「もう一遍言いてみいや、ハゲ」
突然、ヨースケの方からドスのきいた声が聞こえた。
「あ?」
ジルが気怠そうに彼の方を向く。
「さっきの取り消せえや」
「事実だろうが」
な、なんか二人の間にピリピリする空気が。
そういえばシロさんと私が初めて会った時、ヨースケはシロさんの幼馴染だと言っていた。

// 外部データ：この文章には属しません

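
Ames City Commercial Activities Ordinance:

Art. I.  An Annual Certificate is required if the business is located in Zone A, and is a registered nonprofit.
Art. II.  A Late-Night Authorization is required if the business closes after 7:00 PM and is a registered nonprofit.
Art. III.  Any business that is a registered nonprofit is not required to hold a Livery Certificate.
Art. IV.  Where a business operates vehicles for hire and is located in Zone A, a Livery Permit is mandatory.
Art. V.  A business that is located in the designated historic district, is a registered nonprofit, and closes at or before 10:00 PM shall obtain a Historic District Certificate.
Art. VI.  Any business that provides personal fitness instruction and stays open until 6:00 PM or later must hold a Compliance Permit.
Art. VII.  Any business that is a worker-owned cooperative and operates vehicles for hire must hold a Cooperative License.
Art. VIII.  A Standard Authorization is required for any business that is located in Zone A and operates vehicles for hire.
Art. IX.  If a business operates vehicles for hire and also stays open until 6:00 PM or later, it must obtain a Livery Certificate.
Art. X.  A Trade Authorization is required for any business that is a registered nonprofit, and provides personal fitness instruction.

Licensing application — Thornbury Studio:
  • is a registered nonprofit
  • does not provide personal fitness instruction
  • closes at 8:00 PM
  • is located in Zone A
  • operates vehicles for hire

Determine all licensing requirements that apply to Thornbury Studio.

Art. I. is located in Zone A; is a registered nonprofit → Annual Certificate required.
Art. II. closes 8:00 PM, after 7:00 PM; is a registered nonprofit → Late-Night Authorization required.
Art. III. is a registered nonprofit → exempt from Livery Certificate.
Art. IV. operates vehicles for hire; is located in Zone A → Livery Permit required.
Art. V. is located in Zone A (not: is located in the designated historic district); is a registered nonprofit; closes 8:00 PM, at/before 10:00 PM → Historic District Certificate not required.
Art. VI. does not provide personal fitness instruction; closes 8:00 PM, after 6:00 PM → Compliance Permit not required.
Art. VII. is a registered nonprofit (not: is a worker-owned cooperative); operates vehicles for hire → Cooperative License not required.
Art. VIII. is located in Zone A; operates vehicles for hire → Standard Authorization required.
Art. IX. operates vehicles for hire; closes 8:00 PM, after 6:00 PM → Livery Certificate required.
Art. X. is a registered nonprofit; does not provide personal fitness instruction → Trade Authorization not required.

Annual Certificate, Late-Night Authorization, Livery Permit, Standard Authorization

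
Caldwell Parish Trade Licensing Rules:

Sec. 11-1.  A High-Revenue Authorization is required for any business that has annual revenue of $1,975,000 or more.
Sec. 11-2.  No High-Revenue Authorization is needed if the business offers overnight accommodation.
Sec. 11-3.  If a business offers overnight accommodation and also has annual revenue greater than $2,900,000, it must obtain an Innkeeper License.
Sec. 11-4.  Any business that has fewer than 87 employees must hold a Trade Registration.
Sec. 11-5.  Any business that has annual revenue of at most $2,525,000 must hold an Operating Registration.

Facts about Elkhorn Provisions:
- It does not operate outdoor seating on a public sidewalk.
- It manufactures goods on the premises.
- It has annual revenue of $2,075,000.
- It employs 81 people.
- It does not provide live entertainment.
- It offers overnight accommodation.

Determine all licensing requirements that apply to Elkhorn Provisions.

Operating Registration, Trade Registration

Sec. 11-1. revenue $2,075,000 ≥ $1,975,000 → High-Revenue Authorization required.
Sec. 11-2. offers overnight accommodation → exempt from High-Revenue Authorization.
Sec. 11-3. offers overnight accommodation; revenue $2,075,000 ≤ $2,900,000 → Innkeeper License not required.
Sec. 11-4. employees 81 < 87 → Trade Registration required.
Sec. 11-5. revenue $2,075,000 ≤ $2,525,000 → Operating Registration required.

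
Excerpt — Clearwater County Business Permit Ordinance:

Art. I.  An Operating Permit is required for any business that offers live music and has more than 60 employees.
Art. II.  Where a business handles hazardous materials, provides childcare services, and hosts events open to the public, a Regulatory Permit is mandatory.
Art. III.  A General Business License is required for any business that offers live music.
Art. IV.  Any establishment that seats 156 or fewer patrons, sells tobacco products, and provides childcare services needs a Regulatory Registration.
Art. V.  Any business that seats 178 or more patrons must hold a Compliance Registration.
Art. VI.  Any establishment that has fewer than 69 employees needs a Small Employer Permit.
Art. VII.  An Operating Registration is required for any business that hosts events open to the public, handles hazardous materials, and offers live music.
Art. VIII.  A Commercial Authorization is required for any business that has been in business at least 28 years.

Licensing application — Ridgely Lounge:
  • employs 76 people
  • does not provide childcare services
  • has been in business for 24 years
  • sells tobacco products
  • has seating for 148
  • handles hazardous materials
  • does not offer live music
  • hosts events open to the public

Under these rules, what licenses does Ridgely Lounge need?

Art. I. does not offer live music; employees 76 > 60 → Operating Permit not required.
Art. II. handles hazardous materials; does not provide childcare services; hosts events open to the public → Regulatory Permit not required.
Art. III. does not offer live music → General Business License not required.
Art. IV. seating 148 ≤ 156; sells tobacco products; does not provide childcare services → Regulatory Registration not required.
Art. V. seating 148 < 178 → Compliance Registration not required.
Art. VI. employees 76 ≥ 69 → Small Employer Permit not required.
Art. VII. hosts events open to the public; handles hazardous materials; does not offer live music → Operating Registration not required.
Art. VIII. years in business 24 < 28 → Commercial Authorization not required.

None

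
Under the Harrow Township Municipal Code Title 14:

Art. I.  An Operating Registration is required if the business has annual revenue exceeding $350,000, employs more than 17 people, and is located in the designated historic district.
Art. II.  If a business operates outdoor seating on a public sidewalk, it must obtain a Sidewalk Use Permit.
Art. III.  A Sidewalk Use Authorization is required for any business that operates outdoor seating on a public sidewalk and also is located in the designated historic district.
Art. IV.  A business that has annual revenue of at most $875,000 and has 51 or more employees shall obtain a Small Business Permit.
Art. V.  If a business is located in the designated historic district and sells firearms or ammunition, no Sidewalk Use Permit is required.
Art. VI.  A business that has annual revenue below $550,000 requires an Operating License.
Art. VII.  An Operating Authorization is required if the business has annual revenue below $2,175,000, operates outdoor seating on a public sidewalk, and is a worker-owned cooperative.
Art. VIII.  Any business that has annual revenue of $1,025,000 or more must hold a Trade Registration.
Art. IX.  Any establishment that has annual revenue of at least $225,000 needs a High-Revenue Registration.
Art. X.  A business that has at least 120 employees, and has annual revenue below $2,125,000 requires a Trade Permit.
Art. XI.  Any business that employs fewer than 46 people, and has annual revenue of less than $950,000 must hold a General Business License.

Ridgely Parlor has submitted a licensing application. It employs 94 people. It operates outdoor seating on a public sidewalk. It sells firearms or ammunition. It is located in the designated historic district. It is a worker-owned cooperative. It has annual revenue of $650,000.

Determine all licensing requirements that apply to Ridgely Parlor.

High-Revenue Registration, Operating Authorization, Operating Registration, Sidewalk Use Authorization, Small Business Permit

Art. I. revenue $650,000 > $350,000; employees 94 > 17; is located in the designated historic district → Operating Registration required.
Art. II. operates outdoor seating on a public sidewalk → Sidewalk Use Permit required.
Art. III. operates outdoor seating on a public sidewalk; is located in the designated historic district → Sidewalk Use Authorization required.
Art. IV. revenue $650,000 ≤ $875,000; employees 94 ≥ 51 → Small Business Permit required.
Art. V. is located in the designated historic district; sells firearms or ammunition → exempt from Sidewalk Use Permit.
Art. VI. revenue $650,000 ≥ $550,000 → Operating License not required.
Art. VII. revenue $650,000 < $2,175,000; operates outdoor seating on a public sidewalk; is a worker-owned cooperative → Operating Authorization required.
Art. VIII. revenue $650,000 < $1,025,000 → Trade Registration not required.
Art. IX. revenue $650,000 ≥ $225,000 → High-Revenue Registration required.
Art. X. employees 94 < 120; revenue $650,000 < $2,125,000 → Trade Permit not required.
Art. XI. employees 94 ≥ 46; revenue $650,000 < $950,000 → General Business License not required.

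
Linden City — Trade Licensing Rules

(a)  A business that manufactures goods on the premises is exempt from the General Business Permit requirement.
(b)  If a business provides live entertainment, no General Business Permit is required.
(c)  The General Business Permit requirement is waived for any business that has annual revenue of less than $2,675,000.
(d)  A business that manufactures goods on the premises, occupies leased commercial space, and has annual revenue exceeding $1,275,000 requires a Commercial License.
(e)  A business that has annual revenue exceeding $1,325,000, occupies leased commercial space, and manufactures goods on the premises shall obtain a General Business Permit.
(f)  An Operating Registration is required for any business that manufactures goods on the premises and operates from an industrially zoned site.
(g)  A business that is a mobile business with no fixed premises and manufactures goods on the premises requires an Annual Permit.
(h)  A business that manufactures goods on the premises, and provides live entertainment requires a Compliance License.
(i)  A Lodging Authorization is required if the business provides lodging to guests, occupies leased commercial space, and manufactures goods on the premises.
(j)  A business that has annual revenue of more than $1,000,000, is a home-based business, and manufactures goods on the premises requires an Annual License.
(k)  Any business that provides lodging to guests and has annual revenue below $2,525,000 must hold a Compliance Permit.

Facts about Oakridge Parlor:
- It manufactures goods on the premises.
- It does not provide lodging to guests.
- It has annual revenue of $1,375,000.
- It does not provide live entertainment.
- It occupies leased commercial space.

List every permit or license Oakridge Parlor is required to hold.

(a) manufactures goods on the premises → exempt from General Business Permit.
(b) does not provide live entertainment → General Business Permit exemption does not apply.
(c) revenue $1,375,000 < $2,675,000 → exempt from General Business Permit.
(d) manufactures goods on the premises; occupies leased commercial space; revenue $1,375,000 > $1,275,000 → Commercial License required.
(e) revenue $1,375,000 > $1,325,000; occupies leased commercial space; manufactures goods on the premises → General Business Permit required.
(f) manufactures goods on the premises; occupies leased commercial space (not: operates from an industrially zoned site) → Operating Registration not required.
(g) occupies leased commercial space (not: is a mobile business with no fixed premises); manufactures goods on the premises → Annual Permit not required.
(h) manufactures goods on the premises; does not provide live entertainment → Compliance License not required.
(i) does not provide lodging to guests; occupies leased commercial space; manufactures goods on the premises → Lodging Authorization not required.
(j) revenue $1,375,000 > $1,000,000; occupies leased commercial space (not: is a home-based business); manufactures goods on the premises → Annual License not required.
(k) does not provide lodging to guests; revenue $1,375,000 < $2,525,000 → Compliance Permit not required.

Commercial License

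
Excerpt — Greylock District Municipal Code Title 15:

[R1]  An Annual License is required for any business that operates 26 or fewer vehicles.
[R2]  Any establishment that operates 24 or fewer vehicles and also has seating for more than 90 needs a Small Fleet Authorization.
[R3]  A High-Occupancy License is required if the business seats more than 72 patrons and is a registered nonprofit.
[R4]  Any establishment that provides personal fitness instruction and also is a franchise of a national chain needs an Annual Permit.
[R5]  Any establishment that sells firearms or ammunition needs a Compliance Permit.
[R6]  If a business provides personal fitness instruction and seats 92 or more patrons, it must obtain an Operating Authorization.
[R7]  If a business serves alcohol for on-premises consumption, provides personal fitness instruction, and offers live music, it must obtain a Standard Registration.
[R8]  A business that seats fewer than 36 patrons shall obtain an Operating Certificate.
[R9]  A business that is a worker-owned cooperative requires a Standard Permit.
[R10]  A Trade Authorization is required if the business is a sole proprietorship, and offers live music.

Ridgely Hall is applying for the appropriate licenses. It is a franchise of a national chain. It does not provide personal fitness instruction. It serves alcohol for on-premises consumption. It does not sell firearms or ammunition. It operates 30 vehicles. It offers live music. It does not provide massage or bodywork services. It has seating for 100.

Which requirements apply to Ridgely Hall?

None

[R1] vehicles 30 > 26 → Annual License not required.
[R2] vehicles 30 > 24; seating 100 > 90 → Small Fleet Authorization not required.
[R3] seating 100 > 72; is a franchise of a national chain (not: is a registered nonprofit) → High-Occupancy License not required.
[R4] does not provide personal fitness instruction; is a franchise of a national chain → Annual Permit not required.
[R5] does not sell firearms or ammunition → Compliance Permit not required.
[R6] does not provide personal fitness instruction; seating 100 ≥ 92 → Operating Authorization not required.
[R7] serves alcohol for on-premises consumption; does not provide personal fitness instruction; offers live music → Standard Registration not required.
[R8] seating 100 ≥ 36 → Operating Certificate not required.
[R9] is a franchise of a national chain (not: is a worker-owned cooperative) → Standard Permit not required.
[R10] is a franchise of a national chain (not: is a sole proprietorship); offers live music → Trade Authorization not required.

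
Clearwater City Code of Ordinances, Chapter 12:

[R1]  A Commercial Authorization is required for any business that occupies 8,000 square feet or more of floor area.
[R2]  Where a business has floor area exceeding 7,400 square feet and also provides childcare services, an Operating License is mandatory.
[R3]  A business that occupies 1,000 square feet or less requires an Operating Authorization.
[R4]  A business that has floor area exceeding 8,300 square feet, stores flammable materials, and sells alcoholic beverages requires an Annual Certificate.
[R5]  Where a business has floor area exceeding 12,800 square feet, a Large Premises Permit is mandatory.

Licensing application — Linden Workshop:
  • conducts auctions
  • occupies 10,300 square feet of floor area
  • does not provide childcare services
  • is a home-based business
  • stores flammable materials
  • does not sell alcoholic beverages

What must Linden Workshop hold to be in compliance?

Commercial Authorization

[R1] floor area 10,300 square feet ≥ 8,000 square feet → Commercial Authorization required.
[R2] floor area 10,300 square feet > 7,400 square feet; does not provide childcare services → Operating License not required.
[R3] floor area 10,300 square feet > 1,000 square feet → Operating Authorization not required.
[R4] floor area 10,300 square feet > 8,300 square feet; stores flammable materials; does not sell alcoholic beverages → Annual Certificate not required.
[R5] floor area 10,300 square feet ≤ 12,800 square feet → Large Premises Permit not required.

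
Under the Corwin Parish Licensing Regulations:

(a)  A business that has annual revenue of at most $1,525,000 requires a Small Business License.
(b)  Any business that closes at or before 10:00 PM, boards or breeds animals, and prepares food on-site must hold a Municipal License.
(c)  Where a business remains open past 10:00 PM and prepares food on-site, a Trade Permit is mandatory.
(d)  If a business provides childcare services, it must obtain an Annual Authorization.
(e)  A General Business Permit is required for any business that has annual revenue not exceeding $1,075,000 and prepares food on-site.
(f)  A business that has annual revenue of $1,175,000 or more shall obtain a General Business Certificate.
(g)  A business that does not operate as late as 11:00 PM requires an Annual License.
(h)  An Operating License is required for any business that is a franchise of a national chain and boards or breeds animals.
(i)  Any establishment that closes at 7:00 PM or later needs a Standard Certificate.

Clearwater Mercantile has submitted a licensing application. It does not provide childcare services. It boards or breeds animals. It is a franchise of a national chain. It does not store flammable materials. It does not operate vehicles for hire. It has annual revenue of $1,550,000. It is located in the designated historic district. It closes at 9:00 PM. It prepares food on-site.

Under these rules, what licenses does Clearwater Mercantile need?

Annual License, General Business Certificate, Municipal License, Operating License, Standard Certificate

(a) revenue $1,550,000 > $1,525,000 → Small Business License not required.
(b) closes 9:00 PM, at/before 10:00 PM; boards or breeds animals; prepares food on-site → Municipal License required.
(c) closes 9:00 PM, at/before 10:00 PM; prepares food on-site → Trade Permit not required.
(d) does not provide childcare services → Annual Authorization not required.
(e) revenue $1,550,000 > $1,075,000; prepares food on-site → General Business Permit not required.
(f) revenue $1,550,000 ≥ $1,175,000 → General Business Certificate required.
(g) closes 9:00 PM, at/before 11:00 PM → Annual License required.
(h) is a franchise of a national chain; boards or breeds animals → Operating License required.
(i) closes 9:00 PM, after 7:00 PM → Standard Certificate required.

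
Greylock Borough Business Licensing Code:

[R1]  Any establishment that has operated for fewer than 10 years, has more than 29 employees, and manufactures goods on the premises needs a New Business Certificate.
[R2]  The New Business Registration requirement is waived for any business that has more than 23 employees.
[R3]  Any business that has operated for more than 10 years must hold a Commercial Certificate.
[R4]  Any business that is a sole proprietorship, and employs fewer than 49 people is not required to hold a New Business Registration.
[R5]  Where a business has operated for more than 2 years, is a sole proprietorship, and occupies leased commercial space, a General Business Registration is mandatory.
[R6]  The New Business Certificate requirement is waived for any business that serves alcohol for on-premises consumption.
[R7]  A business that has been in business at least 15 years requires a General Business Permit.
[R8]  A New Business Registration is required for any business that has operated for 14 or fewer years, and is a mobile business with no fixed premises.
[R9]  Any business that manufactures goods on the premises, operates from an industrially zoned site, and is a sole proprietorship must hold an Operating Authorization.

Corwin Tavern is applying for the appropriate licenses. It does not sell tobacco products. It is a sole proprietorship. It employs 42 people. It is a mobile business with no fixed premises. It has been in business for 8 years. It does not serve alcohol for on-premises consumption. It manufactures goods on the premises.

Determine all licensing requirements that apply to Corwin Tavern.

New Business Certificate

[R1] years in business 8 < 10; employees 42 > 29; manufactures goods on the premises → New Business Certificate required.
[R2] employees 42 > 23 → exempt from New Business Registration.
[R3] years in business 8 ≤ 10 → Commercial Certificate not required.
[R4] is a sole proprietorship; employees 42 < 49 → exempt from New Business Registration.
[R5] years in business 8 > 2; is a sole proprietorship; is a mobile business with no fixed premises (not: occupies leased commercial space) → General Business Registration not required.
[R6] does not serve alcohol for on-premises consumption → New Business Certificate exemption does not apply.
[R7] years in business 8 < 15 → General Business Permit not required.
[R8] years in business 8 ≤ 14; is a mobile business with no fixed premises → New Business Registration required.
[R9] manufactures goods on the premises; is a mobile business with no fixed premises (not: operates from an industrially zoned site); is a sole proprietorship → Operating Authorization not required.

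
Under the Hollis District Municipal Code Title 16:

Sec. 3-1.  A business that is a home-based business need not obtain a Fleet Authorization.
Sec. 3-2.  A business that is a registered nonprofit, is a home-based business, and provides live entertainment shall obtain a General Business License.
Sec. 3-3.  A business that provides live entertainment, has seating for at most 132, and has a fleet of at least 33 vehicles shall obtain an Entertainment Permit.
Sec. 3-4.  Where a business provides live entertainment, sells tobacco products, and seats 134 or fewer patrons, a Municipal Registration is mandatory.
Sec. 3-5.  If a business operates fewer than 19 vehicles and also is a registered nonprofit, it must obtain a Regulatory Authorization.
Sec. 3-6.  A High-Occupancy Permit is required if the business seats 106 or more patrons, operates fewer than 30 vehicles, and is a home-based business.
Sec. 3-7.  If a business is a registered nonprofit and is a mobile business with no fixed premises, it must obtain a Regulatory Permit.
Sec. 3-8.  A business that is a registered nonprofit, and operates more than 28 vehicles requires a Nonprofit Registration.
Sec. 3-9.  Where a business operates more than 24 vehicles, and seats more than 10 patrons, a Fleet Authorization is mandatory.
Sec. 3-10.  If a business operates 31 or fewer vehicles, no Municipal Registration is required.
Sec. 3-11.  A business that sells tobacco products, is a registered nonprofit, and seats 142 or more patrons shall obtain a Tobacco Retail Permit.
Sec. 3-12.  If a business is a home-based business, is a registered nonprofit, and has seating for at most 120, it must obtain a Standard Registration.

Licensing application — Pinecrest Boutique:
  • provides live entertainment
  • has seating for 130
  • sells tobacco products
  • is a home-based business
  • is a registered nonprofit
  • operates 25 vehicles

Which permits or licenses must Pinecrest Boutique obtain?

Sec. 3-1. is a home-based business → exempt from Fleet Authorization.
Sec. 3-2. is a registered nonprofit; is a home-based business; provides live entertainment → General Business License required.
Sec. 3-3. provides live entertainment; seating 130 ≤ 132; vehicles 25 < 33 → Entertainment Permit not required.
Sec. 3-4. provides live entertainment; sells tobacco products; seating 130 ≤ 134 → Municipal Registration required.
Sec. 3-5. vehicles 25 ≥ 19; is a registered nonprofit → Regulatory Authorization not required.
Sec. 3-6. seating 130 ≥ 106; vehicles 25 < 30; is a home-based business → High-Occupancy Permit required.
Sec. 3-7. is a registered nonprofit; is a home-based business (not: is a mobile business with no fixed premises) → Regulatory Permit not required.
Sec. 3-8. is a registered nonprofit; vehicles 25 ≤ 28 → Nonprofit Registration not required.
Sec. 3-9. vehicles 25 > 24; seating 130 > 10 → Fleet Authorization required.
Sec. 3-10. vehicles 25 ≤ 31 → exempt from Municipal Registration.
Sec. 3-11. sells tobacco products; is a registered nonprofit; seating 130 < 142 → Tobacco Retail Permit not required.
Sec. 3-12. is a home-based business; is a registered nonprofit; seating 130 > 120 → Standard Registration not required.

General Business License, High-Occupancy Permit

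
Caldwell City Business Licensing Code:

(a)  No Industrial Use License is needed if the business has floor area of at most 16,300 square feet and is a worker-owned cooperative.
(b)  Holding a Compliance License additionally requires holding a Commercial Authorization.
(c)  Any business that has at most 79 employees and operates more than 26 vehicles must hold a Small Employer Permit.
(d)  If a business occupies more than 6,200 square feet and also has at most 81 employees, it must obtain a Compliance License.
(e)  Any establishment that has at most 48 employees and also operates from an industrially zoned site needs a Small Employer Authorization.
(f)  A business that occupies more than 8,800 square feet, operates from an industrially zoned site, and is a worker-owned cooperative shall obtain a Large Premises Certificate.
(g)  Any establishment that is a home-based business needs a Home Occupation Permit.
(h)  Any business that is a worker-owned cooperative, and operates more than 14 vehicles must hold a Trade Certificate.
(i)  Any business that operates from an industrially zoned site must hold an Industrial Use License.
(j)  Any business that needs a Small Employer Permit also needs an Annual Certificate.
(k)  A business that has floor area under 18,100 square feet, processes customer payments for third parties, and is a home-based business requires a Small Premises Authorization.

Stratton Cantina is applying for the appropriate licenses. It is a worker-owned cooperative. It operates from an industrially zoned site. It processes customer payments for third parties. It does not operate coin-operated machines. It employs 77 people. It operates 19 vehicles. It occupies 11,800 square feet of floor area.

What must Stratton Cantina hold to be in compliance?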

やっぱ長く一緒に居る人を侮辱されたことが許せないのだろうか。
ヨースケが彼にあこがれを抱いているのなら。
彼が強いのなら尚更。
暫く二人のにらみ合いが続いて、私がゴクリと固唾を飲みこんだ時、不意にヨースケと目が合った。
あまりの眼力に私は体を強張らせる。
「あーも~、ジルの顔こっわいでー。コウガなんかビビりまくっとるやん」
「へ!!?」
いきなりそう言って私の背中をバシバシ叩いて、はっはっはと、いつものように笑い出すヨースケ。
一体何があった、ヨースケよ。
てか、私がビビったのはジルの顔じゃなくてヨースケの顔なんだけどな。
とか思ってジルの方を見るけど、彼もキョトンとしていて状況がつかめないというような表情をしていた。
「……あれか」
「…………………」
そして笑うのを止め、急に真面目な顔をしたヨースケが確かめるようにジルに聞いた。
ヨースケはその無言を肯定ととらえたのだろう。
「ごめんなぁ、コウガ。こっから男同士、腹割って話すさかい。ちぃっと席外してくれへん?」
そう彼は申し訳なさそうに私に言った。
そして私が外へ出ようとしている時、格の違いは厭やなぁ…と悲しそうにヨースケが言う姿が目に映った。